The really interesting question is what happens when the stimulus and guarantees are withdrawn.
"Calculations compiled for The New York Times show that the government has collected profits of $4 billion from eight of the biggest banks that have fully repaid their obligations under the Treasury’s main bailout program — a return of about 15 percent annually. Calculations reported in The Wall Street Journal showed that the Treasury made $5 billion from 34 firms that repaid bailout money, for a 7 percent annualized rate of return. [TC: sounds like a lot but compared to the 'investment'!!!!]
That’s better than losing money on any given transaction. But the big picture is bleak. Estimates by Moody’s Economy.com , presented in recent Congressional testimony, suggest that of the $12 trillion the government has committed to fight the financial crisis and recession, the final tab to taxpayers will approach $US1.2 trillion [TC: Aus yearly GDP is about $A1.1 trillion]. That is equal to about 8 percent of the size of the economy. For comparison, the savings-and-loan crisis of the early 1990s ultimately cost taxpayers some $250 billion in today’s dollars, or about 3 percent of the size of the economy.

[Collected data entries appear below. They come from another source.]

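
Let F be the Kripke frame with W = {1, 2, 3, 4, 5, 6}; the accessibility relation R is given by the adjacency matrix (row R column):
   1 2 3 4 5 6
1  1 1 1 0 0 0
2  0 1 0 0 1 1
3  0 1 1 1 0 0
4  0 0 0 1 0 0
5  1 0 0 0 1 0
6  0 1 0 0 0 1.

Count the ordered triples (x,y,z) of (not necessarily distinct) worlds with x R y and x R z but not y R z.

11

Enumerating: (1,2,1), (1,2,3), (1,3,1), (2,5,2), (2,5,6), (2,6,5), (3,2,3), (3,2,4), (3,4,2), (3,4,3), (5,1,5).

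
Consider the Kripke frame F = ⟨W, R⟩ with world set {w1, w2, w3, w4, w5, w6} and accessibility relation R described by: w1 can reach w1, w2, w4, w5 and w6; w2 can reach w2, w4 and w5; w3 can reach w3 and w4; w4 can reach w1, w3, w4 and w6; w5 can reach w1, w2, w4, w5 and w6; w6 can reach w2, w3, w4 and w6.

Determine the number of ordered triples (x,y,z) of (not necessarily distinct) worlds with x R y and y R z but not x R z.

Enumerating: (w1,w4,w3), (w1,w6,w3), (w2,w4,w1), (w2,w4,w3), (w2,w4,w6), (w2,w5,w1), (w2,w5,w6), (w3,w4,w1), (w3,w4,w6), (w4,w1,w2), (w4,w1,w5), (w4,w6,w2), (w5,w4,w3), (w5,w6,w3), (w6,w2,w5), (w6,w4,w1).

16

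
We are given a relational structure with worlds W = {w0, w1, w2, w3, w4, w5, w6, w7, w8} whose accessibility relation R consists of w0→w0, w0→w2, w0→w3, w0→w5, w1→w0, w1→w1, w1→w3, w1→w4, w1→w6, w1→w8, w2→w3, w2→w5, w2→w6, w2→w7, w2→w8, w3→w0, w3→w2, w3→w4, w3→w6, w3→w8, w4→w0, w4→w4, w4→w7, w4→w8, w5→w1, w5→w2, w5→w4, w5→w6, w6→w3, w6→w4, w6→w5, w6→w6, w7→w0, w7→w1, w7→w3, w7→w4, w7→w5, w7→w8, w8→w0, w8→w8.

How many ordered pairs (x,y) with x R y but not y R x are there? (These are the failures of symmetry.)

Enumerating: (w0,w2), (w0,w5), (w1,w0), (w1,w3), (w1,w4), (w1,w6), (w1,w8), (w2,w6), (w2,w7), (w2,w8), (w3,w4), (w3,w8), … and 11 more.
Total: 23.

23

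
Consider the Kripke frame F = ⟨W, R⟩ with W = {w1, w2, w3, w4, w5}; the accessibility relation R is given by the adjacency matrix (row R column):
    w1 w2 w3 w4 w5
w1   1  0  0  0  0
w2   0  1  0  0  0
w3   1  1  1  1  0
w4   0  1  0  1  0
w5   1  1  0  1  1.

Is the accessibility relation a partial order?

Yes

Reflexive: yes — every world is R-related to itself.
Transitive: yes — every two-step R-path is closed by a direct edge.
Antisymmetric: yes — no distinct pair is related both ways.
So R is a partial order.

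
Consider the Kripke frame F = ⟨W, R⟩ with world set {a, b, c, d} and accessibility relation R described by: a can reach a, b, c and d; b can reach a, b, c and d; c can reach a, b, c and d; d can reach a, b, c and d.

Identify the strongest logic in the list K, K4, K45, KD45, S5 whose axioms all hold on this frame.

Transitive (axiom 4): yes — every two-step R-path is closed by a direct edge.
Euclidean (axiom 5): yes — any two successors of a common world are R-related.
Serial (axiom D): yes — every world has a successor (e.g. a R a).
Reflexive (axiom T): yes — every world is R-related to itself.
So F validates K, K4, K45, KD45, S5. The strongest is S5.

S5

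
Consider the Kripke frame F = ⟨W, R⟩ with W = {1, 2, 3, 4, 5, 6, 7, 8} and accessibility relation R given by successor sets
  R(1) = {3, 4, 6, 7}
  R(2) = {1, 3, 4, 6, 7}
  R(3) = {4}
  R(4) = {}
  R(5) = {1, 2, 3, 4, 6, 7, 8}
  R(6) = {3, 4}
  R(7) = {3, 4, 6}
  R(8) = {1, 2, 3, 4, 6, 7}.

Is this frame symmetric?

No

Symmetric: no — 1 R 3 but not 3 R 1.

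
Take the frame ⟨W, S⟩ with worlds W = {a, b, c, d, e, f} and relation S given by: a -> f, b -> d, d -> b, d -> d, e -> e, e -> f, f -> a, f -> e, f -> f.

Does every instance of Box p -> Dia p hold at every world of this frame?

No

Axiom D corresponds to the accessibility relation being serial.
Serial: no — c has no S-successor.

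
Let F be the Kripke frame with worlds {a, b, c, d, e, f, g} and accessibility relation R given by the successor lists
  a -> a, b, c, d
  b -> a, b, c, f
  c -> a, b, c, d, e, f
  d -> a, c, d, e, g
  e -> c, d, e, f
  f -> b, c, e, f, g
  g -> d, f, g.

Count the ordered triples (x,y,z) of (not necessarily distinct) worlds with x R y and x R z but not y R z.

34

Enumerating: (a,b,d), (a,d,b), (b,a,f), (b,f,a), (c,a,e), (c,a,f), (c,b,d), (c,b,e), (c,d,b), (c,d,f), (c,e,a), (c,e,b), … and 22 more.
Total: 34.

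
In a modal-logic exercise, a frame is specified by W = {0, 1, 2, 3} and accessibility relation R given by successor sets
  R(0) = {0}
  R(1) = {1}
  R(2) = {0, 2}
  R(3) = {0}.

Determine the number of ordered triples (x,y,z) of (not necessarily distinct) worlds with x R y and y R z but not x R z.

R is transitive; there are no such tuples.

0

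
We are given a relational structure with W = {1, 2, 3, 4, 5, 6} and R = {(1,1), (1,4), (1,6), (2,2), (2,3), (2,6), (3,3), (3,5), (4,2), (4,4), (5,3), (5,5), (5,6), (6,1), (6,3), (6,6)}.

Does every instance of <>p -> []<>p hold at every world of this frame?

Axiom 5 corresponds to the accessibility relation being Euclidean.
Euclidean: no — 1 R 4 and 1 R 6, but not 4 R 6.

No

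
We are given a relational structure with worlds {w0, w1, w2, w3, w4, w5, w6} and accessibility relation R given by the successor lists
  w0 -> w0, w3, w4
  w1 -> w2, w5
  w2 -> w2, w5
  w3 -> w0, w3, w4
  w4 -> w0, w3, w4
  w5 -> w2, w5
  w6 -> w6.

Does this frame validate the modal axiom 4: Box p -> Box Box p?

Yes

The schema 4 characterises exactly the transitive frames.
Transitive: yes — every two-step R-path is closed by a direct edge.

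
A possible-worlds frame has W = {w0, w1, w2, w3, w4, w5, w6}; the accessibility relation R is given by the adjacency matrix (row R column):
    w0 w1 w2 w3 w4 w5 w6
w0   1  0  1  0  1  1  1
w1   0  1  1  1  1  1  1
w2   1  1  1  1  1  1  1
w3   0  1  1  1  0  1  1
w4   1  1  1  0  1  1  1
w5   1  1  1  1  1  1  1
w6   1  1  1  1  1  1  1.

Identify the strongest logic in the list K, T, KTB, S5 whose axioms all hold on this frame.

KTB

Reflexive (axiom T): yes — every world is R-related to itself.
Symmetric (axiom B): yes — every pair in R has its reverse in R.
Euclidean (axiom 5): no — w1 R w3 and w1 R w4, but not w3 R w4.
So F validates K, T, KTB; S5 would additionally require R to be Euclidean. The strongest is KTB.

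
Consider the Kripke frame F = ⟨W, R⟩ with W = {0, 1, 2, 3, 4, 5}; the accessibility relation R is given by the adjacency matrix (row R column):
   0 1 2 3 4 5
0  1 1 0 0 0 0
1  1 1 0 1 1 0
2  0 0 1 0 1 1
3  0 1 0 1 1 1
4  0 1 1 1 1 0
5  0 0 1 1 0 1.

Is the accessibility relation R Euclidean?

Euclidean: no — 1 R 0 and 1 R 3, but not 0 R 3.

No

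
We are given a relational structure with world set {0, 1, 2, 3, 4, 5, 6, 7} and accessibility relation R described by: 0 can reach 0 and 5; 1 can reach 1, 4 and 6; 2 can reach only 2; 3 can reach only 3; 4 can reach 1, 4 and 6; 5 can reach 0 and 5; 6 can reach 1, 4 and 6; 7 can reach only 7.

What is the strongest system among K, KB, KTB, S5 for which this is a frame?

Symmetric (axiom B): yes — every pair in R has its reverse in R.
Reflexive (axiom T): yes — every world is R-related to itself.
Euclidean (axiom 5): yes — any two successors of a common world are R-related.
So F validates K, KB, KTB, S5. The strongest is S5.

S5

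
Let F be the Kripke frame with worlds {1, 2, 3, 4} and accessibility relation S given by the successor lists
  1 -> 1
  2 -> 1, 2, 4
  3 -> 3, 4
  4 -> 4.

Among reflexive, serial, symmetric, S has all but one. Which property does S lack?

Reflexive: yes — every world is S-related to itself.
Serial: yes — every world has a successor (e.g. 1 S 1).
Symmetric: no — 2 S 1 but not 1 S 2.
Only symmetric fails.

symmetric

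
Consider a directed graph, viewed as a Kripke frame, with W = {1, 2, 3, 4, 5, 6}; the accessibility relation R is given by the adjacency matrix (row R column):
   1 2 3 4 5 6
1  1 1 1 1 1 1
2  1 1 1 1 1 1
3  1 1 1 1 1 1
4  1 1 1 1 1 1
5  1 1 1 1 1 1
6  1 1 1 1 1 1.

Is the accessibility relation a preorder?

Reflexive: yes — every world is R-related to itself.
Transitive: yes — every two-step R-path is closed by a direct edge.
So R is a preorder.

Yes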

Worse, there is still much that the public does not know about the rescues. The Treasury still does not require banks to specify how they are using their bailout dollars, despite recommendations from the bailout’s special inspector general that the government demand a periodic accounting. Lawmakers and the public have no precise information about the roughly $300 billion in Citigroup assets that the government has guaranteed. Nor has there been an airing of the terms of the derivatives contracts that the government paid off in the bailout of the American International Group."